As your standard of living increases over time, you're probably not raising your hourly rates as fast as your lifestyle and inflation. So what ends up happening is... You're like, geez, I need more money. I have to put in more hours. And before you know it, you're 45, two kids at home and you're working 60 hours a week just to make ends meet.
And people in that situation are like, I don't see a way out of this. If I raise my rates, everyone's going to leave me. They're going to go with someone cheaper. I can't work anymore. I'm already burning out. So I can't make more money that way. And either I don't want to hire or hiring is going to be too much work. It's going to take too long to dig me out of this hole.
I'll end up working 120 hour weeks while I try to get a couple new employees spun up. So they're trapped in this, I call it the hourly trap. When they escape and they see the light and then they finally reach the light and they tell me about it, that is definitely what I'm most proud of.

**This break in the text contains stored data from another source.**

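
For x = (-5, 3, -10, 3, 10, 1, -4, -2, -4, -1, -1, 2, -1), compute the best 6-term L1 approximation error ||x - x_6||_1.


Sorted |x_i| descending: [10, 10, 5, 4, 4, 3, 3, 2, 2, 1, 1, 1, 1]
Keep top 6: [10, 10, 5, 4, 4, 3]
Tail entries: [3, 2, 2, 1, 1, 1, 1]
L1 error = sum of tail = 11.

11


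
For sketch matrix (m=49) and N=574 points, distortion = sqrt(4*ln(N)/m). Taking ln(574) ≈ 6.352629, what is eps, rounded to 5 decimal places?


ln(574) ≈ 6.352629.
4*ln(N)/m ≈ 4*6.352629/49 ≈ 0.51858196.
eps = sqrt(0.51858196) ≈ 0.7201264 ≈ 0.72013.

0.72013


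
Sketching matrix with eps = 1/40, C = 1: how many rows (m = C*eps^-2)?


1/eps = 40.
(1/eps)^2 = 1600.
m = 1*1600 = 1600.

1600


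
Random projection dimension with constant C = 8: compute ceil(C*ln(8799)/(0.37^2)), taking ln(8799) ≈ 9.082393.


ln(8799) ≈ 9.082393.
eps^2 = 0.37^2 = 0.1369.
C*ln(N)/eps^2 ≈ 8*9.082393/0.1369 ≈ 530.7461.
m = ceil(530.7461) = 531.

531


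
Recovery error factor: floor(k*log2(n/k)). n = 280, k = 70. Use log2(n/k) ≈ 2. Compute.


log2(n/k) = log2(280/70) ≈ 2.
k*log2(n/k) ≈ 70*2 = 140.
floor(140) = 140.

140


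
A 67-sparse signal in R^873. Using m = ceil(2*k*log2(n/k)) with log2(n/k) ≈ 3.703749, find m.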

The thing that everybody's scared of when they think about doing a software project for a fixed price is that there's going to be bad scope creep. I've had a few sort of fixed price things happen that seem like, from the outside, they seem like they'd be really bad, but they weren't really.
One of the things that's unusual about giving a price for a project, instead of saying, I think it'll be about this much, but I'll bill you every week as we go, and ultimately we'll find out how much it really cost. The difference with giving them a price upfront is they can pay you upfront. So you don't have to wait. You don't have to wait for that last invoice to get paid.
You don't have to any of that. They just send you a check and you get started. Two instances, one instance, someone sent me a check. The CEO hired me that I don't know if that was the title, but it was basically like the second in command and five figure check. And we get into the kickoff meeting and the CEO rolls into the room and it was immediately apparent that it was not going to work.
Like I was not going to be able to work with this person. I had to send the money back. So that was a little bit weird. It worked out fine, but it's one of those things that people are like, what happens if you get on the project and it's awful?
Another time I had taken this 100% upfront payment and I agreed to do a project with a technology that I was not familiar with, but I knew I wanted to learn it. I felt it was important for me to know this technology. Someone needed this technology in their application and they were willing to pay me to do it, knowing that I wasn't an expert, but I needed to figure it out.
After months, it just turned out that it was the wrong choice of technology for the project. And so I had worked for months and had to give the money back. So that was my own fault, but that's the kind of thing that can happen. As long as it's very rare, it's no big deal.
The one that seems the most dramatic would be one where I thought a project was going to take me about a year, but it ended up taking me about two years.
When you have the experience of working on a fixed price project, if you've never worked on a fixed price project and you've only worked on hourly, when a project goes long, longer than the client expected or certainly past your hours estimate, the client starts to become a monster.